Lakeland is well known in the charity sector. Michelle suffers from MS and he has run a number of fashion shows to make money for the MS charity Make Sense Of It, including a show at Alissia’s school, JFS, and an upcoming event at James Lakeland HQ in East Finchley for 450 people.

He also supports a number of schools including one in Israel called Or Chadash. His voice drops as we discuss this; more earnest than the enthusiastic chatter that characterised our interview so far. “I would like to grow [the charity support], I think it’s very important.”

Returning to fashion, Lakeland jumps out of his seat to show me the stripe that runs through his Spring/Summer 2019 collection, telling me that since the rise of the internet he’s had to up his game a bit. “The whole market is your competition!” he asserts, noting that “when the internet era started I realised I needed to be online.”

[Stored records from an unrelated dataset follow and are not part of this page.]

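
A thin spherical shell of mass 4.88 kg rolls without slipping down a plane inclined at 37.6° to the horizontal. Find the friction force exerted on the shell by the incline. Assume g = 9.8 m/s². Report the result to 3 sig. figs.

f ≈ 11.7 N

For this body I = (2/3)MR², i.e. k = I/(MR²) = 2/3.
Translational: Mg sinθ − f = Ma. Rotational about the CM: fR = Iα = kMRa, so f = kMa.
Combining, a = g sinθ/(1+k) and f = kMa = kMg sinθ/(1+k).
f = (2/3) × 4.88 × 9.8 × sin37.6° / 1.667 ≈ 11.7 N.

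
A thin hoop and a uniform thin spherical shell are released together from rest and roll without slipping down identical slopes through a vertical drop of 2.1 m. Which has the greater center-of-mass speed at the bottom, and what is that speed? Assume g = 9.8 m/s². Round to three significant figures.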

But Lakeland is no stranger to selling his clothes outside of a bricks and mortar shop. He has sold his fashion on TV shows including QVC and the Italian equivalent HSE24 and is launching a channel in Dubai at the end of the year. “Retail is changing massively,” he says, “but online is growing the most.

“I see a trend that people might not agree with: the shops that remain will be very successful but they will have to change how they operate.”

He gives the example of an in-home personal shopping service, saying that “I can see this from us in the future.”

But for now, he’s focussing on opening a concession in the new O2 outlet centre opening in the old Millennium Dome building in Greenwich later this year and getting ready to launch the James Lakeland brand internationally.

“You’ve got to believe in what you do and love what you,” he says enthusiastically. “Never take anything for granted.”